PBB, ARRAHMAHNEWS.COM – Kudeta baru-baru ini di Afrika adalah upaya militer untuk menyelamatkan negara mereka dari “janji-janji yang tidak ditepati” oleh presiden. Kepala junta Guinea mengatakan hal ini pada hari Kamis. Ia menyebut bahwa Afrika menolak mentah-mentah negara-negara Barat yang mengkotak-kotakkan benua berpenduduk lebih dari 1 miliar orang itu.
Kolonel Mamadi Doumbouya, yang dilantik sebagai presiden sementara Guinea setelah kudeta pada tahun 2021, mengatakan kepada Majelis Umum PBB bahwa selain mengutuk kudeta tersebut, para pemimpin global juga harus “melihat dan memperhatikan penyebab yang mengakar.”
“Pelaku kudeta bukan hanya orang yang mengangkat senjata untuk menggulingkan suatu rezim,” ujarnya pada pertemuan para pemimpin dunia di New York. “Saya ingin kita semua menyadari fakta bahwa pelaku kudeta yang sebenarnya, yang paling banyak jumlahnya, adalah mereka yang menghindari kecaman, mereka adalah orang-orang … yang menipu untuk memanipulasi teks konstitusi agar tetap berkuasa selamanya.
Guinea adalah salah satu dari beberapa negara di Afrika Barat dan Tengah yang telah mengalami delapan kudeta sejak tahun 2020, termasuk dua kudeta, Niger dan Gabon, dalam beberapa bulan terakhir.
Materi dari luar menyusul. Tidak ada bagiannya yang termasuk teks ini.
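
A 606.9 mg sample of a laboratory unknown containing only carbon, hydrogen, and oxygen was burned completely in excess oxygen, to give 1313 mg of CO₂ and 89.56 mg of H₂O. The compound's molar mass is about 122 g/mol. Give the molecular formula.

mol C = 1.313 g CO₂ ÷ 44.009 g/mol = 0.029835 mol
mol H = 2 × 0.08956 g H₂O ÷ 18.015 g/mol = 0.0099428 mol
mass O = 0.6069 − (0.35835 + 0.010022) = 0.23853 g → mol O = 0.23853 ÷ 15.999 = 0.014909 mol
Divide by the smallest (0.0099428 mol): C 3.001, H 1.000, O 1.499
Multiplying each by 2 gives whole numbers: C 6.00, H 2.00, O 3.00
Empirical formula: C6H2O3
Empirical-formula mass = 122.08 g/mol; 122 ÷ 122.08 ≈ 1, so the molecular formula is C6H2O3.

C6H2O3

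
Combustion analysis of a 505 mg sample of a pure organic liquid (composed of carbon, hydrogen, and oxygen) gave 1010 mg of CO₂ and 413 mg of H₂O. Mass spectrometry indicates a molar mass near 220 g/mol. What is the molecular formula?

C10H20O5

mol C = 1.01 g CO₂ ÷ 44.009 g/mol = 0.02295 mol
mol H = 2 × 0.413 g H₂O ÷ 18.015 g/mol = 0.04585 mol
mass O = 0.505 − (0.2757 + 0.04622) = 0.1831 g → mol O = 0.1831 ÷ 15.999 = 0.01145 mol
Divide by the smallest (0.01145 mol): C 2.005, H 4.006, O 1.000
Empirical formula: C2H4O
Empirical-formula mass = 44.05 g/mol; 220 ÷ 44.05 ≈ 5, so the molecular formula is C10H20O5.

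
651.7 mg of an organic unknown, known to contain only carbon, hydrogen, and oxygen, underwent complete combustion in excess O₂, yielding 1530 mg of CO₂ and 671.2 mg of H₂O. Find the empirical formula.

C7H15O2

mol C = 1.530 g CO₂ ÷ 44.009 g/mol = 0.034766 mol
mol H = 2 × 0.6712 g H₂O ÷ 18.015 g/mol = 0.074516 mol
mass O = 0.6517 − (0.41757 + 0.075112) = 0.15902 g → mol O = 0.15902 ÷ 15.999 = 0.0099393 mol
Divide by the smallest (0.0099393 mol): C 3.498, H 7.497, O 1.000
Multiplying each by 2 gives whole numbers: C 7.00, H 14.99, O 2.00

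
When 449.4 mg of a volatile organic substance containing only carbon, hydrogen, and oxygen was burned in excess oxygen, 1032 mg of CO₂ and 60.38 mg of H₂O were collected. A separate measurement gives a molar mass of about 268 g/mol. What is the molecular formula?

mol C = 1.032 g CO₂ ÷ 44.009 g/mol = 0.023450 mol
mol H = 2 × 0.06038 g H₂O ÷ 18.015 g/mol = 0.0067033 mol
mass O = 0.4494 − (0.28165 + 0.0067569) = 0.16099 g → mol O = 0.16099 ÷ 15.999 = 0.010062 mol
Divide by the smallest (0.0067033 mol): C 3.498, H 1.000, O 1.501
Multiplying each by 2 gives whole numbers: C 7.00, H 2.00, O 3.00
Empirical formula: C7H2O3
Empirical-formula mass = 134.09 g/mol; 268 ÷ 134.09 ≈ 2, so the molecular formula is C14H4O6.

C14H4O6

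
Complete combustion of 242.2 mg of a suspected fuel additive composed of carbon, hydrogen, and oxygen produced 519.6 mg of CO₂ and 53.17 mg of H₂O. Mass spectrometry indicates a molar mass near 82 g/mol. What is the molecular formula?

mol C = 0.5196 g CO₂ ÷ 44.009 g/mol = 0.011807 mol
mol H = 2 × 0.05317 g H₂O ÷ 18.015 g/mol = 0.0059029 mol
mass O = 0.2422 − (0.14181 + 0.0059501) = 0.094440 g → mol O = 0.094440 ÷ 15.999 = 0.0059029 mol
Divide by the smallest (0.0059029 mol): C 2.000, H 1.000, O 1.000
Empirical formula: C2HO
Empirical-formula mass = 41.03 g/mol; 82 ÷ 41.03 ≈ 2, so the molecular formula is C4H2O2.

C4H2O2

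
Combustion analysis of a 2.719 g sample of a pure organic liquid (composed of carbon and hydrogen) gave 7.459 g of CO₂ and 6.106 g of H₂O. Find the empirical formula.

mol C = 7.459 g CO₂ ÷ 44.009 g/mol = 0.16949 mol
mol H = 2 × 6.106 g H₂O ÷ 18.015 g/mol = 0.67788 mol
Divide by the smallest (0.16949 mol): C 1.000, H 4.000

CH4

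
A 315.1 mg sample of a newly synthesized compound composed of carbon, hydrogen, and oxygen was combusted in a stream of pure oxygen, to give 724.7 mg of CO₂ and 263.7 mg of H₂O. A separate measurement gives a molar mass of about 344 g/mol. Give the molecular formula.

mol C = 0.7247 g CO₂ ÷ 44.009 g/mol = 0.016467 mol
mol H = 2 × 0.2637 g H₂O ÷ 18.015 g/mol = 0.029276 mol
mass O = 0.3151 − (0.19779 + 0.029510) = 0.087804 g → mol O = 0.087804 ÷ 15.999 = 0.0054881 mol
Divide by the smallest (0.0054881 mol): C 3.001, H 5.334, O 1.000
Multiplying each by 3 gives whole numbers: C 9.00, H 16.00, O 3.00
Empirical formula: C9H16O3
Empirical-formula mass = 172.22 g/mol; 344 ÷ 172.22 ≈ 2, so the molecular formula is C18H32O6.

C18H32O6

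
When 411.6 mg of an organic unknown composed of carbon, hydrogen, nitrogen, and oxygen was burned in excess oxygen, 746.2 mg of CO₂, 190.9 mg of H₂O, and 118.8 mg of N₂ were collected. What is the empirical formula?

C4H5N2O

mol C = 0.7462 g CO₂ ÷ 44.009 g/mol = 0.016956 mol
mol H = 2 × 0.1909 g H₂O ÷ 18.015 g/mol = 0.021193 mol
mol N = 2 × 0.1188 g N₂ ÷ 28.014 g/mol = 0.0084815 mol
mass O = 0.4116 − (0.20365 + 0.021363 + 0.11880) = 0.067783 g → mol O = 0.067783 ÷ 15.999 = 0.0042367 mol
Divide by the smallest (0.0042367 mol): C 4.002, H 5.002, N 2.002, O 1.000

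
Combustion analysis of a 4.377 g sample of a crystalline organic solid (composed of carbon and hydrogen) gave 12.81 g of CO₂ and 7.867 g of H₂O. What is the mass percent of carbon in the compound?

79.87%

mol C = 12.81 g CO₂ ÷ 44.009 g/mol = 0.29108 mol
mol H = 2 × 7.867 g H₂O ÷ 18.015 g/mol = 0.87338 mol
mass % C = 3.4961 g ÷ 4.377 g × 100%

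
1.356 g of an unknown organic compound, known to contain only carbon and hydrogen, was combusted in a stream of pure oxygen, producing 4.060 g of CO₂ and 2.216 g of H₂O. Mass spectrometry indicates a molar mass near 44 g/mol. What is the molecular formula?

C3H8

mol C = 4.060 g CO₂ ÷ 44.009 g/mol = 0.092254 mol
mol H = 2 × 2.216 g H₂O ÷ 18.015 g/mol = 0.24602 mol
Divide by the smallest (0.092254 mol): C 1.000, H 2.667
Multiplying each by 3 gives whole numbers: C 3.00, H 8.00
Empirical formula: C3H8
Empirical-formula mass = 44.10 g/mol; 44 ÷ 44.10 ≈ 1, so the molecular formula is C3H8.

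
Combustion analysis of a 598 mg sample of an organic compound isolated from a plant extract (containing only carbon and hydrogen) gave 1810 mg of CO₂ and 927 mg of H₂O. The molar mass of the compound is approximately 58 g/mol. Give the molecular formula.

C4H10

mol C = 1.81 g CO₂ ÷ 44.009 g/mol = 0.04113 mol
mol H = 2 × 0.927 g H₂O ÷ 18.015 g/mol = 0.1029 mol
Divide by the smallest (0.04113 mol): C 1.000, H 2.502
Multiplying each by 2 gives whole numbers: C 2.00, H 5.00
Empirical formula: C2H5
Empirical-formula mass = 29.06 g/mol; 58 ÷ 29.06 ≈ 2, so the molecular formula is C4H10.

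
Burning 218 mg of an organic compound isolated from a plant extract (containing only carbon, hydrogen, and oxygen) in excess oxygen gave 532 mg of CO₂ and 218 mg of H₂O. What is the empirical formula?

mol C = 0.532 g CO₂ ÷ 44.009 g/mol = 0.01209 mol
mol H = 2 × 0.218 g H₂O ÷ 18.015 g/mol = 0.02420 mol
mass O = 0.218 − (0.1452 + 0.02440) = 0.04841 g → mol O = 0.04841 ÷ 15.999 = 0.003026 mol
Divide by the smallest (0.003026 mol): C 3.995, H 7.999, O 1.000

C4H8O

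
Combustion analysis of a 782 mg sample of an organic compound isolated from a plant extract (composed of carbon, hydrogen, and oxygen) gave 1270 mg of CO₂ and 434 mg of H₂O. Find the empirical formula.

C6H10O5

mol C = 1.27 g CO₂ ÷ 44.009 g/mol = 0.02886 mol
mol H = 2 × 0.434 g H₂O ÷ 18.015 g/mol = 0.04818 mol
mass O = 0.782 − (0.3466 + 0.04857) = 0.3868 g → mol O = 0.3868 ÷ 15.999 = 0.02418 mol
Divide by the smallest (0.02418 mol): C 1.194, H 1.993, O 1.000
Multiplying each by 5 gives whole numbers: C 5.97, H 9.96, O 5.00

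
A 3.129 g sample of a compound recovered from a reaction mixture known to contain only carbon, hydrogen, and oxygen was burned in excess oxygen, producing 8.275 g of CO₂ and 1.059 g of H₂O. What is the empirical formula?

mol C = 8.275 g CO₂ ÷ 44.009 g/mol = 0.18803 mol
mol H = 2 × 1.059 g H₂O ÷ 18.015 g/mol = 0.11757 mol
mass O = 3.129 − (2.2584 + 0.11851) = 0.75207 g → mol O = 0.75207 ÷ 15.999 = 0.047007 mol
Divide by the smallest (0.047007 mol): C 4.000, H 2.501, O 1.000
Multiplying each by 2 gives whole numbers: C 8.00, H 5.00, O 2.00

C8H5O2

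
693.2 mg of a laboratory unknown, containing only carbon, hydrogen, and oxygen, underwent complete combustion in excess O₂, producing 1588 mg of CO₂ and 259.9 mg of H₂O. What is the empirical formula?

C5H4O2

mol C = 1.588 g CO₂ ÷ 44.009 g/mol = 0.036084 mol
mol H = 2 × 0.2599 g H₂O ÷ 18.015 g/mol = 0.028854 mol
mass O = 0.6932 − (0.43340 + 0.029085) = 0.23072 g → mol O = 0.23072 ÷ 15.999 = 0.014421 mol
Divide by the smallest (0.014421 mol): C 2.502, H 2.001, O 1.000
Multiplying each by 2 gives whole numbers: C 5.00, H 4.00, O 2.00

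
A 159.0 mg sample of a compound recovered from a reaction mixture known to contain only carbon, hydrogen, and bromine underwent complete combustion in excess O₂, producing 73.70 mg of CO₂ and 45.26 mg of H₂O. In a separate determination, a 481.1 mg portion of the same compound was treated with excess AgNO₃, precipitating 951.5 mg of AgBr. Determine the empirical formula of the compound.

CH3Br

mol C = 0.07370 g CO₂ ÷ 44.009 g/mol = 0.0016747 mol
mol H = 2 × 0.04526 g H₂O ÷ 18.015 g/mol = 0.0050247 mol
From the AgBr data: mol Br per gram of compound = (0.9515 ÷ 187.772) ÷ 0.4811 = 0.010533 mol/g, so in the 0.1590 g combustion sample mol Br = 0.0016747 mol
Divide by the smallest (0.0016747 mol): C 1.000, H 3.000, Br 1.000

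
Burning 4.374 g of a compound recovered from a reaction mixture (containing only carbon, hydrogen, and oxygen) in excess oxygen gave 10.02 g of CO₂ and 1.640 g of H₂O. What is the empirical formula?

mol C = 10.02 g CO₂ ÷ 44.009 g/mol = 0.22768 mol
mol H = 2 × 1.640 g H₂O ÷ 18.015 g/mol = 0.18207 mol
mass O = 4.374 − (2.7347 + 0.18353) = 1.4558 g → mol O = 1.4558 ÷ 15.999 = 0.090993 mol
Divide by the smallest (0.090993 mol): C 2.502, H 2.001, O 1.000
Multiplying each by 2 gives whole numbers: C 5.00, H 4.00, O 2.00

C5H4O2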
Pengambilalihan kekuasaan oleh militer, yang dirayakan oleh warga negara-negara tersebut dan dikutuk oleh organisasi-organisasi internasional dan negara-negara asing, telah menimbulkan kekhawatiran mengenai stabilitas benua yang populasi generasi mudanya berjumlah sedikitnya 1,3 miliar jiwa dan diperkirakan akan meningkat dua kali lipat pada tahun 2050 atau mencapai seperempat dari total populasi generasi muda di benua tersebut.
BACA JUGA:
- Panen Kudeta di Afrika, Gabon Negara ke-10 dalam 3 Tahun
- Presiden Iran Puji Keteguhan Bangsa Afrika Lawan Kolonialisme Global
Doumbouya menuduh beberapa pemimpin di Afrika mempertahankan kekuasaan dengan cara apa pun, sering kali termasuk mengubah konstitusi, yang merugikan rakyat.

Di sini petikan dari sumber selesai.